Consider a simple decision problem: you arrange a date with someone, you arrive on time, your partner isn't there. How long do you wait before giving up?
Humans naturally respond to this problem by acting outside the box. Wait a little then send a text message. If that option is unavailable, pluck a reasonable waiting time from cultural context, e.g. 15 minutes. If that option is unavailable...
Wait, what?
The toy problem was initially supposed to help us improve ourselves - to serve as a reasonable model of something in the real world. The natural human solution seemed too messy and unformalizable so we progressively remove nuances to make the model more extreme.
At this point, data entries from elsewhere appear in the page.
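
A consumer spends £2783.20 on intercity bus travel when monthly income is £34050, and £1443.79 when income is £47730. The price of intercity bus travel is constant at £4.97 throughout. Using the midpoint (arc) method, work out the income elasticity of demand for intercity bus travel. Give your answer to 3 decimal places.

-1.894

With a constant price, Q₁ = 2783.20/4.97 = 560.000 and Q₂ = 1443.79/4.97 = 290.501 (equivalently, work directly with expenditure since P cancels).
Midpoint %ΔQ = (1443.79 − 2783.20)/2113.50 = -0.63374; midpoint %ΔI = (47730 − 34050)/40890 = 0.33456.
η = -0.63374 / 0.33456 = -1.894.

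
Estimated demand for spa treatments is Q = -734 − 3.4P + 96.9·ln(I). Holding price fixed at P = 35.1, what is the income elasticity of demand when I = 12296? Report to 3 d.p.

1.638

At P = 35.1, I = 12296: Q = 59.170.
Holding P constant, ∂Q/∂I = 96.9/I = 0.00788061.
η_I = (∂Q/∂I)·(I/Q) = 0.00788061 × (12296/59.170) = 1.638.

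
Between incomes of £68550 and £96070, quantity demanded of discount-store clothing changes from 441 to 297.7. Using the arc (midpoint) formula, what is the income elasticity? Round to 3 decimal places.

ΔQ = 297.7 − 441 = -143.3; midpoint Q̄ = (441 + 297.7)/2 = 369.35.
ΔI = 96070 − 68550 = 27520; midpoint Ī = (68550 + 96070)/2 = 82310.
η = (ΔQ/Q̄) ÷ (ΔI/Ī) = (-143.3/369.35) ÷ (27520/82310) = -1.160.

-1.160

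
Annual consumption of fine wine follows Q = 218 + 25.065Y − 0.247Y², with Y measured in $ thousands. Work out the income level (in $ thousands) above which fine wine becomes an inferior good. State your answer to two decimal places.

dQ/dY = 25.065 − 0.494Y.
The good is inferior where dQ/dY < 0. Setting dQ/dY = 0 gives Y = 25.065 / 0.494 = 50.74.

50.74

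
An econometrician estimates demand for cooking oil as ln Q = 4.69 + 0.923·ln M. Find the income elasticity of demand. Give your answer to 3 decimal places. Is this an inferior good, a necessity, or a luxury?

In a log-linear demand, the coefficient on ln M is the income elasticity.
So η = 0.923.
0 < η < 1 ⇒ necessity.

0.923 (necessity)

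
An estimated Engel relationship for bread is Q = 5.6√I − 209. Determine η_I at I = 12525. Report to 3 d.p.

0.750

At I = 12525: Q = 417.725.
dQ/dI = 5.6/(2√I) = 0.025019 at this income.
η = (dQ/dI)·(I/Q) = 0.025019 × (12525/417.725) = 0.750.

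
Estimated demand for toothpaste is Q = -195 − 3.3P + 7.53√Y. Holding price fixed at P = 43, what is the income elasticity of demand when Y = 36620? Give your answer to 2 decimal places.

0.65

At P = 43, Y = 36620: Q = 1104.067.
Holding P constant, ∂Q/∂Y = 7.53/(2√Y) = 0.0196746.
η_Y = (∂Q/∂Y)·(Y/Q) = 0.0196746 × (36620/1104.067) = 0.65.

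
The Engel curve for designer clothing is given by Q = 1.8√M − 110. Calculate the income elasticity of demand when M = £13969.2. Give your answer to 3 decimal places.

At M = 13969.2: Q = 102.744.
dQ/dM = 1.8/(2√M) = 0.00761477 at this income.
η = (dQ/dM)·(M/Q) = 0.00761477 × (13969.2/102.744) = 1.035.

1.035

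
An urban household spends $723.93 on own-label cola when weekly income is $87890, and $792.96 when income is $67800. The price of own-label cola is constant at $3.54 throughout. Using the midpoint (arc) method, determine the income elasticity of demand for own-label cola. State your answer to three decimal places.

-0.353

With a constant price, Q₁ = 723.93/3.54 = 204.500 and Q₂ = 792.96/3.54 = 224.000 (equivalently, work directly with expenditure since P cancels).
Midpoint %ΔQ = (792.96 − 723.93)/758.45 = 0.09102; midpoint %ΔI = (67800 − 87890)/77845 = -0.25808.
η = 0.09102 / -0.25808 = -0.353.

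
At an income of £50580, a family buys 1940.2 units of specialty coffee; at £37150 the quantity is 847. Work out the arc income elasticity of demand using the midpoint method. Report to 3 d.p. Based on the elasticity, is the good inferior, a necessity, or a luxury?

ΔQ = 847 − 1940.2 = -1093.2; midpoint Q̄ = (1940.2 + 847)/2 = 1393.6.
ΔI = 37150 − 50580 = -13430; midpoint Ī = (50580 + 37150)/2 = 43865.
η = (ΔQ/Q̄) ÷ (ΔI/Ī) = (-1093.2/1393.6) ÷ (-13430/43865) = 2.562.
η > 1 ⇒ luxury.

2.562 (luxury)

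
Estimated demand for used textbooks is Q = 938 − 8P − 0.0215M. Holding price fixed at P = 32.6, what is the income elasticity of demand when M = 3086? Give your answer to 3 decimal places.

At P = 32.6, M = 3086: Q = 610.851.
Holding P constant, ∂Q/∂M = −0.0215.
η_M = (∂Q/∂M)·(M/Q) = -0.0215 × (3086/610.851) = -0.109.

-0.109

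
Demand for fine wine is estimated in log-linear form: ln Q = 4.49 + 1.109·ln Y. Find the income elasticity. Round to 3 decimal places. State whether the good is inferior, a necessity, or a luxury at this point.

1.109 (luxury)

In a log-linear demand, the coefficient on ln Y is the income elasticity.
So η = 1.109.
η > 1 ⇒ luxury.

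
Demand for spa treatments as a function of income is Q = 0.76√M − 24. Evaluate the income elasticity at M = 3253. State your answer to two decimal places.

1.12

At M = 3253: Q = 19.347.
dQ/dM = 0.76/(2√M) = 0.00666257 at this income.
η = (dQ/dM)·(M/Q) = 0.00666257 × (3253/19.347) = 1.12.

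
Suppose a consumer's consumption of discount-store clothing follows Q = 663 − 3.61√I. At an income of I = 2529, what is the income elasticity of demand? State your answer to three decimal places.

-0.189

At I = 2529: Q = 481.456.
dQ/dI = -3.61/(2√I) = -0.0358924 at this income.
η = (dQ/dI)·(I/Q) = -0.0358924 × (2529/481.456) = -0.189.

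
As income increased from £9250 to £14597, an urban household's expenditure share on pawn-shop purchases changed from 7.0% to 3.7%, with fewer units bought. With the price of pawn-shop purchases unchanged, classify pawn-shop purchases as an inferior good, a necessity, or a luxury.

Quantity demanded falls as income rises, so η < 0.

inferior good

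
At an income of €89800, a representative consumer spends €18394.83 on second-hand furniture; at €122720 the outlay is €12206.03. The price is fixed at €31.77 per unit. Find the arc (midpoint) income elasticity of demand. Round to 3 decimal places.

-1.306

With a constant price, Q₁ = 18394.83/31.77 = 579.000 and Q₂ = 12206.03/31.77 = 384.200 (equivalently, work directly with expenditure since P cancels).
Midpoint %ΔQ = (12206.03 − 18394.83)/15300.43 = -0.40449; midpoint %ΔI = (122720 − 89800)/106260 = 0.30981.
η = -0.40449 / 0.30981 = -1.306.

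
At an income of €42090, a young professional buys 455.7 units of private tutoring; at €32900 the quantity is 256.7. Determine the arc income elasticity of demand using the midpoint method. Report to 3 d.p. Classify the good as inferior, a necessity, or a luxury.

2.279 (luxury)

ΔQ = 256.7 − 455.7 = -199; midpoint Q̄ = (455.7 + 256.7)/2 = 356.2.
ΔI = 32900 − 42090 = -9190; midpoint Ī = (42090 + 32900)/2 = 37495.
η = (ΔQ/Q̄) ÷ (ΔI/Ī) = (-199/356.2) ÷ (-9190/37495) = 2.279.
η > 1 ⇒ luxury.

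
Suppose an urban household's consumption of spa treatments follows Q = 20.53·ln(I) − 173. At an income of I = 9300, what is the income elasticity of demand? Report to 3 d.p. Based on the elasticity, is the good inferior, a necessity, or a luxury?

1.406 (luxury)

At I = 9300: Q = 14.598.
dQ/dI = 20.53/I = 0.00220753 at this income.
η = (dQ/dI)·(I/Q) = 0.00220753 × (9300/14.598) = 1.406.
Since η > 1, the good is a luxury.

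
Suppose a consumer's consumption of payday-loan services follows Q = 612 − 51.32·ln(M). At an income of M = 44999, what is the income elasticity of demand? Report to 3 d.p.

At M = 44999: Q = 62.137.
dQ/dM = -51.32/M = -0.00114047 at this income.
η = (dQ/dM)·(M/Q) = -0.00114047 × (44999/62.137) = -0.826.

-0.826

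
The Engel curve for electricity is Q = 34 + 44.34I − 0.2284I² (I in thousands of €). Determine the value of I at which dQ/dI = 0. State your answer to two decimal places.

dQ/dI = 44.34 − 0.4568I.
The good is inferior where dQ/dI < 0. Setting dQ/dI = 0 gives I = 44.34 / 0.4568 = 97.07.

97.07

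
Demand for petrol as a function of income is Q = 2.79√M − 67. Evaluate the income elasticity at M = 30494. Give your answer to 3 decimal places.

At M = 30494: Q = 420.205.
dQ/dM = 2.79/(2√M) = 0.00798853 at this income.
η = (dQ/dM)·(M/Q) = 0.00798853 × (30494/420.205) = 0.580.

0.580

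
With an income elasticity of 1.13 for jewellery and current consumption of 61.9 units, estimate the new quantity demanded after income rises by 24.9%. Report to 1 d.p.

79.3

%ΔQ ≈ η × %ΔI = 1.13 × 24.9% = 28.137%.
New Q ≈ 61.9 × (1 + 0.28137) = 79.3.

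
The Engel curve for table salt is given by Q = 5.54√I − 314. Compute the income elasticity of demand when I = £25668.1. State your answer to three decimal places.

At I = 25668.1: Q = 573.578.
dQ/dI = 5.54/(2√I) = 0.0172895 at this income.
η = (dQ/dI)·(I/Q) = 0.0172895 × (25668.1/573.578) = 0.774.

0.774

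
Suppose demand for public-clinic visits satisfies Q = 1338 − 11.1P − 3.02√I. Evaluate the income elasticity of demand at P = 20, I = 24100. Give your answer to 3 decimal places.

-0.362

At P = 20, I = 24100: Q = 647.170.
Holding P constant, ∂Q/∂I = -3.02/(2√I) = -0.00972677.
η_I = (∂Q/∂I)·(I/Q) = -0.00972677 × (24100/647.170) = -0.362.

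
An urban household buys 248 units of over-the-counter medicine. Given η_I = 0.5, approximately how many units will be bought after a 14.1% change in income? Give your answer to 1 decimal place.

%ΔQ ≈ η × %ΔI = 0.5 × 14.1% = 7.05%.
New Q ≈ 248 × (1 + 0.0705) = 265.5.

265.5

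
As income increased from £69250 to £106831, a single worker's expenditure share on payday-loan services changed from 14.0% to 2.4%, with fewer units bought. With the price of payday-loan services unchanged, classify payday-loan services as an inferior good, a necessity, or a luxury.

inferior good

Quantity demanded falls as income rises, so η < 0.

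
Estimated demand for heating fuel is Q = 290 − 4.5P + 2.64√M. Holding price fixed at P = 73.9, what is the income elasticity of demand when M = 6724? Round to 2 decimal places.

0.62

At P = 73.9, M = 6724: Q = 173.930.
Holding P constant, ∂Q/∂M = 2.64/(2√M) = 0.0160976.
η_M = (∂Q/∂M)·(M/Q) = 0.0160976 × (6724/173.930) = 0.62.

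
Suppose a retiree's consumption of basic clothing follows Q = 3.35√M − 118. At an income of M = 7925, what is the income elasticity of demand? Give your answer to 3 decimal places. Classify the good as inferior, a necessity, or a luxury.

At M = 7925: Q = 180.225.
dQ/dM = 3.35/(2√M) = 0.0188155 at this income.
η = (dQ/dM)·(M/Q) = 0.0188155 × (7925/180.225) = 0.827.
Since 0 < η < 1, the good is a necessity.

0.827 (necessity)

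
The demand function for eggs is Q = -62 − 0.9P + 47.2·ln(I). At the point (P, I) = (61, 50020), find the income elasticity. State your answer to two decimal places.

0.12

At P = 61, I = 50020: Q = 393.812.
Holding P constant, ∂Q/∂I = 47.2/I = 0.000943623.
η_I = (∂Q/∂I)·(I/Q) = 0.000943623 × (50020/393.812) = 0.12.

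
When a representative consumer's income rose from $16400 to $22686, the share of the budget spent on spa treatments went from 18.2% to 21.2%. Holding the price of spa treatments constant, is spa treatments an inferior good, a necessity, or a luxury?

luxury

The budget share rises as income rises, so η > 1.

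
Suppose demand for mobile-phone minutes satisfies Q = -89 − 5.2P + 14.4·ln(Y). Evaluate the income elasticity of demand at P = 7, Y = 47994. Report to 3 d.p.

At P = 7, Y = 47994: Q = 29.815.
Holding P constant, ∂Q/∂Y = 14.4/Y = 0.000300038.
η_Y = (∂Q/∂Y)·(Y/Q) = 0.000300038 × (47994/29.815) = 0.483.

0.483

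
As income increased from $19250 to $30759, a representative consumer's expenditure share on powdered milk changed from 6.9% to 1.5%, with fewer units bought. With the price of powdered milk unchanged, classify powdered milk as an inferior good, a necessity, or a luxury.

inferior good

Quantity demanded falls as income rises, so η < 0.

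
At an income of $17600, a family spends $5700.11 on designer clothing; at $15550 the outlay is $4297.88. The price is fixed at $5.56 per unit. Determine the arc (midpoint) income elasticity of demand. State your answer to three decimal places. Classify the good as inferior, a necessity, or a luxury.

With a constant price, Q₁ = 5700.11/5.56 = 1025.200 and Q₂ = 4297.88/5.56 = 773.000 (equivalently, work directly with expenditure since P cancels).
Midpoint %ΔQ = (4297.88 − 5700.11)/4999.00 = -0.28050; midpoint %ΔI = (15550 − 17600)/16575 = -0.12368.
η = -0.28050 / -0.12368 = 2.268.
η > 1 ⇒ luxury.

2.268 (luxury)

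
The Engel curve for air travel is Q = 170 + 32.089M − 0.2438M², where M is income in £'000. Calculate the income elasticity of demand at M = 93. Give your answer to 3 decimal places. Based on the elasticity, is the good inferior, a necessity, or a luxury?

-1.179 (inferior good)

At M = 93: Q = 1045.6508.
dQ/dM = 32.089 − 0.4876M = -13.25780.
η = (dQ/dM)·(M/Q) = -13.25780 × (93/1045.6508) = -1.179.
η < 0 ⇒ inferior good.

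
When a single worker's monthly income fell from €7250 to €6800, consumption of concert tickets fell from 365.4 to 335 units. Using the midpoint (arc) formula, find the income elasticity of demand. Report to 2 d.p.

ΔQ = 335 − 365.4 = -30.4; midpoint Q̄ = (365.4 + 335)/2 = 350.2.
ΔI = 6800 − 7250 = -450; midpoint Ī = (7250 + 6800)/2 = 7025.
η = (ΔQ/Q̄) ÷ (ΔI/Ī) = (-30.4/350.2) ÷ (-450/7025) = 1.36.

1.36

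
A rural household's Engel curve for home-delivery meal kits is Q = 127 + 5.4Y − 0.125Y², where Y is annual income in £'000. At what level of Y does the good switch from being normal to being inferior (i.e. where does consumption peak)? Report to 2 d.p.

dQ/dY = 5.4 − 0.25Y.
The good is inferior where dQ/dY < 0. Setting dQ/dY = 0 gives Y = 5.4 / 0.25 = 21.60.

21.60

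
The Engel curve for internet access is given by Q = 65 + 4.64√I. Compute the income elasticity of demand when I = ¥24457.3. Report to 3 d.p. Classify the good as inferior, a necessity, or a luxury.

At I = 24457.3: Q = 790.642.
dQ/dI = 4.64/(2√I) = 0.0148349 at this income.
η = (dQ/dI)·(I/Q) = 0.0148349 × (24457.3/790.642) = 0.459.
Since 0 < η < 1, the good is a necessity.

0.459 (necessity)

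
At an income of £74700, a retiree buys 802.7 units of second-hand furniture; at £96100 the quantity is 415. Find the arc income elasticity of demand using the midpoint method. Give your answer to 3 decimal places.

-2.541

ΔQ = 415 − 802.7 = -387.7; midpoint Q̄ = (802.7 + 415)/2 = 608.85.
ΔI = 96100 − 74700 = 21400; midpoint Ī = (74700 + 96100)/2 = 85400.
η = (ΔQ/Q̄) ÷ (ΔI/Ī) = (-387.7/608.85) ÷ (21400/85400) = -2.541.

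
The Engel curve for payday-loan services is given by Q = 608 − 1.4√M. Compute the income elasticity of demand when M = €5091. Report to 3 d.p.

At M = 5091: Q = 508.108.
dQ/dM = -1.4/(2√M) = -0.00981062 at this income.
η = (dQ/dM)·(M/Q) = -0.00981062 × (5091/508.108) = -0.098.

-0.098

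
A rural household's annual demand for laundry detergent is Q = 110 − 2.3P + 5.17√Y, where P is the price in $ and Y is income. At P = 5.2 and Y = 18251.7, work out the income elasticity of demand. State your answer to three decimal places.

0.438

At P = 5.2, Y = 18251.7: Q = 796.501.
Holding P constant, ∂Q/∂Y = 5.17/(2√Y) = 0.0191341.
η_Y = (∂Q/∂Y)·(Y/Q) = 0.0191341 × (18251.7/796.501) = 0.438.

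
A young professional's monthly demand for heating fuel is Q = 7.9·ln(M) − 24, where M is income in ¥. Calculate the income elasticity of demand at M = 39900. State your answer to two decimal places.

0.13

At M = 39900: Q = 59.694.
dQ/dM = 7.9/M = 0.000197995 at this income.
η = (dQ/dM)·(M/Q) = 0.000197995 × (39900/59.694) = 0.13.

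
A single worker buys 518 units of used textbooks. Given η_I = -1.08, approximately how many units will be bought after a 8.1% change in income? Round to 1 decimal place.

472.7

%ΔQ ≈ η × %ΔI = -1.08 × 8.1% = -8.748%.
New Q ≈ 518 × (1 − 0.08748) = 472.7.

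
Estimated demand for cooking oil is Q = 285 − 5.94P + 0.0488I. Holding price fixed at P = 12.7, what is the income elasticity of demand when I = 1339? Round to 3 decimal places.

At P = 12.7, I = 1339: Q = 274.905.
Holding P constant, ∂Q/∂I = 0.0488.
η_I = (∂Q/∂I)·(I/Q) = 0.0488 × (1339/274.905) = 0.238.

0.238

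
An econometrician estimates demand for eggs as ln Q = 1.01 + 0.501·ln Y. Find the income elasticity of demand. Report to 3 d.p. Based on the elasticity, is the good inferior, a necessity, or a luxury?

In a log-linear demand, the coefficient on ln Y is the income elasticity.
So η = 0.501.
0 < η < 1 ⇒ necessity.

0.501 (necessity)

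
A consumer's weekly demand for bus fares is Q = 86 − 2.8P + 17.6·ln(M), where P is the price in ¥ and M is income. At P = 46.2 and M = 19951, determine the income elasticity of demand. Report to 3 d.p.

At P = 46.2, M = 19951: Q = 130.898.
Holding P constant, ∂Q/∂M = 17.6/M = 0.000882161.
η_M = (∂Q/∂M)·(M/Q) = 0.000882161 × (19951/130.898) = 0.134.

0.134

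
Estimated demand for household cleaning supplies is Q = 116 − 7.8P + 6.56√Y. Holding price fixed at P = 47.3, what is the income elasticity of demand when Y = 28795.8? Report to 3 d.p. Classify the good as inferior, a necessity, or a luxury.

At P = 47.3, Y = 28795.8: Q = 860.248.
Holding P constant, ∂Q/∂Y = 6.56/(2√Y) = 0.019329.
η_Y = (∂Q/∂Y)·(Y/Q) = 0.019329 × (28795.8/860.248) = 0.647.
Since 0 < η < 1, this is a necessity.

0.647 (necessity)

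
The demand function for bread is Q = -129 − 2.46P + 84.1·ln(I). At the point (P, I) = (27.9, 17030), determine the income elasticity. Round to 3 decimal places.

At P = 27.9, I = 17030: Q = 621.730.
Holding P constant, ∂Q/∂I = 84.1/I = 0.00493834.
η_I = (∂Q/∂I)·(I/Q) = 0.00493834 × (17030/621.730) = 0.135.

0.135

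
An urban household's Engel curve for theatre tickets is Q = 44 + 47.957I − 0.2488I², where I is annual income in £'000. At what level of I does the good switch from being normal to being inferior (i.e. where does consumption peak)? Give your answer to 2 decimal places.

dQ/dI = 47.957 − 0.4976I.
The good is inferior where dQ/dI < 0. Setting dQ/dI = 0 gives I = 47.957 / 0.4976 = 96.38.

96.38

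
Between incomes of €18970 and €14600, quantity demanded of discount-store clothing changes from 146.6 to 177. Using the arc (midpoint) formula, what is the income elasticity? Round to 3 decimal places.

ΔQ = 177 − 146.6 = 30.4; midpoint Q̄ = (146.6 + 177)/2 = 161.8.
ΔI = 14600 − 18970 = -4370; midpoint Ī = (18970 + 14600)/2 = 16785.
η = (ΔQ/Q̄) ÷ (ΔI/Ī) = (30.4/161.8) ÷ (-4370/16785) = -0.722.

-0.722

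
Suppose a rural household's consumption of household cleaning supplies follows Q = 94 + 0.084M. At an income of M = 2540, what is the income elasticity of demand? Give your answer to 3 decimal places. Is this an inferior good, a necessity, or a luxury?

0.694 (necessity)

At M = 2540: Q = 307.360.
dQ/dM = 0.084.
η = (dQ/dM)·(M/Q) = 0.084 × (2540/307.360) = 0.694.
Since 0 < η < 1, the good is a necessity.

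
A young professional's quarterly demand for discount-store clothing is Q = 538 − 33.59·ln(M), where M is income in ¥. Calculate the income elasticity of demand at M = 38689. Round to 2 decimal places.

At M = 38689: Q = 183.178.
dQ/dM = -33.59/M = -0.000868205 at this income.
η = (dQ/dM)·(M/Q) = -0.000868205 × (38689/183.178) = -0.18.

-0.18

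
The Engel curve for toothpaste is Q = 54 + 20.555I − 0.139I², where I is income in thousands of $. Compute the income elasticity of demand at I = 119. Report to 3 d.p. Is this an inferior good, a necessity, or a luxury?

-2.804 (inferior good)

At I = 119: Q = 531.6660.
dQ/dI = 20.555 − 0.278I = -12.52700.
η = (dQ/dI)·(I/Q) = -12.52700 × (119/531.6660) = -2.804.
η < 0 ⇒ inferior good.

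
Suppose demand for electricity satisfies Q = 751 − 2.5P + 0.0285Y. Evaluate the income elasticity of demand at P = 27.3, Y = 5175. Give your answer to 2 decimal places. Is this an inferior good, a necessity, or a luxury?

At P = 27.3, Y = 5175: Q = 830.238.
Holding P constant, ∂Q/∂Y = 0.0285.
η_Y = (∂Q/∂Y)·(Y/Q) = 0.0285 × (5175/830.238) = 0.18.
Since 0 < η < 1, this is a necessity.

0.18 (necessity)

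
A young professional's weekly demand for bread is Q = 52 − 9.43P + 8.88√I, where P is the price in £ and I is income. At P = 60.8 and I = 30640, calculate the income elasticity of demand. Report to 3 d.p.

0.752

At P = 60.8, I = 30640: Q = 1033.037.
Holding P constant, ∂Q/∂I = 8.88/(2√I) = 0.0253652.
η_I = (∂Q/∂I)·(I/Q) = 0.0253652 × (30640/1033.037) = 0.752.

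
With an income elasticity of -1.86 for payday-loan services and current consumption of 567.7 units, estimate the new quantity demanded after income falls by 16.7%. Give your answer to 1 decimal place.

744.0

%ΔQ ≈ η × %ΔI = -1.86 × (-16.7%) = 31.062%.
New Q ≈ 567.7 × (1 + 0.31062) = 744.0.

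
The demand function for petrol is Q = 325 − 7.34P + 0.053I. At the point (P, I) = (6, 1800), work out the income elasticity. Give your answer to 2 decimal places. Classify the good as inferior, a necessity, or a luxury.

At P = 6, I = 1800: Q = 376.360.
Holding P constant, ∂Q/∂I = 0.053.
η_I = (∂Q/∂I)·(I/Q) = 0.053 × (1800/376.360) = 0.25.
Since 0 < η < 1, this is a necessity.

0.25 (necessity)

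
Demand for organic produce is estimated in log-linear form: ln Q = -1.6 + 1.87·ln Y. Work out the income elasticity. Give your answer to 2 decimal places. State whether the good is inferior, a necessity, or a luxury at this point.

1.87 (luxury)

In a log-linear demand, the coefficient on ln Y is the income elasticity.
So η = 1.87.
η > 1 ⇒ luxury.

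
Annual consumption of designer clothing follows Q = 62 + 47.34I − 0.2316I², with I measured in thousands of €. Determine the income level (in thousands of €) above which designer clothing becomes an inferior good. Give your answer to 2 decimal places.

dQ/dI = 47.34 − 0.4632I.
The good is inferior where dQ/dI < 0. Setting dQ/dI = 0 gives I = 47.34 / 0.4632 = 102.20.

102.20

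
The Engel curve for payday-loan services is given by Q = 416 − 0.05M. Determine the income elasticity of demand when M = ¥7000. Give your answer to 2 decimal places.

At M = 7000: Q = 66.000.
dQ/dM = −0.05.
η = (dQ/dM)·(M/Q) = -0.05 × (7000/66.000) = -5.30.

-5.30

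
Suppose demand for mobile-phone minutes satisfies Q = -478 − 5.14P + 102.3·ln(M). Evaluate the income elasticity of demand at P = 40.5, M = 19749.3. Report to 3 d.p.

0.314

At P = 40.5, M = 19749.3: Q = 325.666.
Holding P constant, ∂Q/∂M = 102.3/M = 0.00517993.
η_M = (∂Q/∂M)·(M/Q) = 0.00517993 × (19749.3/325.666) = 0.314.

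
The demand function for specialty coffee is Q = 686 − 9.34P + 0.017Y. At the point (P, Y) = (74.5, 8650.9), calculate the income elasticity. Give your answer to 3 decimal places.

1.072

At P = 74.5, Y = 8650.9: Q = 137.235.
Holding P constant, ∂Q/∂Y = 0.017.
η_Y = (∂Q/∂Y)·(Y/Q) = 0.017 × (8650.9/137.235) = 1.072.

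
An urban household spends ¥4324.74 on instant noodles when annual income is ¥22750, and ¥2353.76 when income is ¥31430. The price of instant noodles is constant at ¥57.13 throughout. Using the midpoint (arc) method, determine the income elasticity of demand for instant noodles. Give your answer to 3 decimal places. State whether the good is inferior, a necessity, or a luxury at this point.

With a constant price, Q₁ = 4324.74/57.13 = 75.700 and Q₂ = 2353.76/57.13 = 41.200 (equivalently, work directly with expenditure since P cancels).
Midpoint %ΔQ = (2353.76 − 4324.74)/3339.25 = -0.59025; midpoint %ΔI = (31430 − 22750)/27090 = 0.32041.
η = -0.59025 / 0.32041 = -1.842.
η < 0 ⇒ inferior good.

-1.842 (inferior good)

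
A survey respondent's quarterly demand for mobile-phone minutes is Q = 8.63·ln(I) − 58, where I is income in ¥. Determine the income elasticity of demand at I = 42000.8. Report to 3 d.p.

At I = 42000.8: Q = 33.870.
dQ/dI = 8.63/I = 0.000205472 at this income.
η = (dQ/dI)·(I/Q) = 0.000205472 × (42000.8/33.870) = 0.255.

0.255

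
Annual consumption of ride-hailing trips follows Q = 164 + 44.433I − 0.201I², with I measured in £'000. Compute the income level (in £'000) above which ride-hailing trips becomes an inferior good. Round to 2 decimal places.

110.53

dQ/dI = 44.433 − 0.402I.
The good is inferior where dQ/dI < 0. Setting dQ/dI = 0 gives I = 44.433 / 0.402 = 110.53.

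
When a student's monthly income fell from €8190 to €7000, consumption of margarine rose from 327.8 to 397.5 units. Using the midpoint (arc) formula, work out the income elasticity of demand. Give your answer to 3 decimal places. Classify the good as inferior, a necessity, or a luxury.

-1.227 (inferior good)

ΔQ = 397.5 − 327.8 = 69.7; midpoint Q̄ = (327.8 + 397.5)/2 = 362.65.
ΔI = 7000 − 8190 = -1190; midpoint Ī = (8190 + 7000)/2 = 7595.
η = (ΔQ/Q̄) ÷ (ΔI/Ī) = (69.7/362.65) ÷ (-1190/7595) = -1.227.
η < 0 ⇒ inferior good.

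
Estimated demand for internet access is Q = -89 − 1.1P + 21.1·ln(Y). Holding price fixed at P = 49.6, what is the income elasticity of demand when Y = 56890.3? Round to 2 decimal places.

0.24

At P = 49.6, Y = 56890.3: Q = 87.461.
Holding P constant, ∂Q/∂Y = 21.1/Y = 0.000370889.
η_Y = (∂Q/∂Y)·(Y/Q) = 0.000370889 × (56890.3/87.461) = 0.24.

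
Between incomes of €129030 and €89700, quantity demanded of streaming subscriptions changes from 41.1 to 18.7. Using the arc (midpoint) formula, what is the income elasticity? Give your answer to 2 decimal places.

ΔQ = 18.7 − 41.1 = -22.4; midpoint Q̄ = (41.1 + 18.7)/2 = 29.9.
ΔI = 89700 − 129030 = -39330; midpoint Ī = (129030 + 89700)/2 = 109365.
η = (ΔQ/Q̄) ÷ (ΔI/Ī) = (-22.4/29.9) ÷ (-39330/109365) = 2.08.

2.08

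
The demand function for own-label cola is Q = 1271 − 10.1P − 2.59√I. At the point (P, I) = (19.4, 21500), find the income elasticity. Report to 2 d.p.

-0.27

At P = 19.4, I = 21500: Q = 695.291.
Holding P constant, ∂Q/∂I = -2.59/(2√I) = -0.00883183.
η_I = (∂Q/∂I)·(I/Q) = -0.00883183 × (21500/695.291) = -0.27.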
We introduce Omegas, billions of lives at stake, total informational isolation, perfect predictors, finally arriving at some sadistic contraption that any normal human would run away from. But did the model stay useful and instructive? Or did we lose important detail along the way?
Many physical models, like gravity, have the nice property of stably approximating reality. Perturbing the positions of planets by one millimeter doesn't explode the Solar System the next second. Unfortunately, many of the models we're discussing here don't have this property. The worst offender yet seems to be Eliezer's "True PD" which requires the whole package of hostile psychopathic AIs, nuclear-scale payoffs and informational isolation; any natural out-of-the-box solution like giving the damn thing some paperclips or bargaining with it would ruin the game. The same pattern has recurred in discussions of Newcomb's Problem where people have stated that any miniscule amount of introspection into Omega makes the problem "no longer Newcomb's". That naturally led to more ridiculous use of superpowers, like Alicorn's bead jar game where (AFAIU) the mention of Omega is only required to enforce a certain assumption about its thought mechanism that's wildly unrealistic for a human.
Artificially hardened logic problems make brittle models of reality.
So I'm making a modest proposal. If you invent an interesting decision problem, please, first model it as a parlor game between normal people with stakes of around ten dollars. If the attempt fails, you have acquired a bit of information about your concoction; don't ignore it outright.
What's the goal of that controlled experiment? If my decision apparatus fails on Newcomb's problem or the "true PD", does it tell you anything about my real world behavior?
It tells us that your real world behavior has the potential to be inconsistent.
Many people carry a decision apparatus that consists of a mess of unrelated heuristics and ad hoc special-cases. Examining extreme cases is a tool for uncovering places where the ad hoc system falls down, so that a more general system can be derived from basic principles, preferably before encountering a real world situation where the flaws in the ad hoc system become apparent.
To my mind, a better analogy than "controlled experiment" would be describing these as decision system unit tests.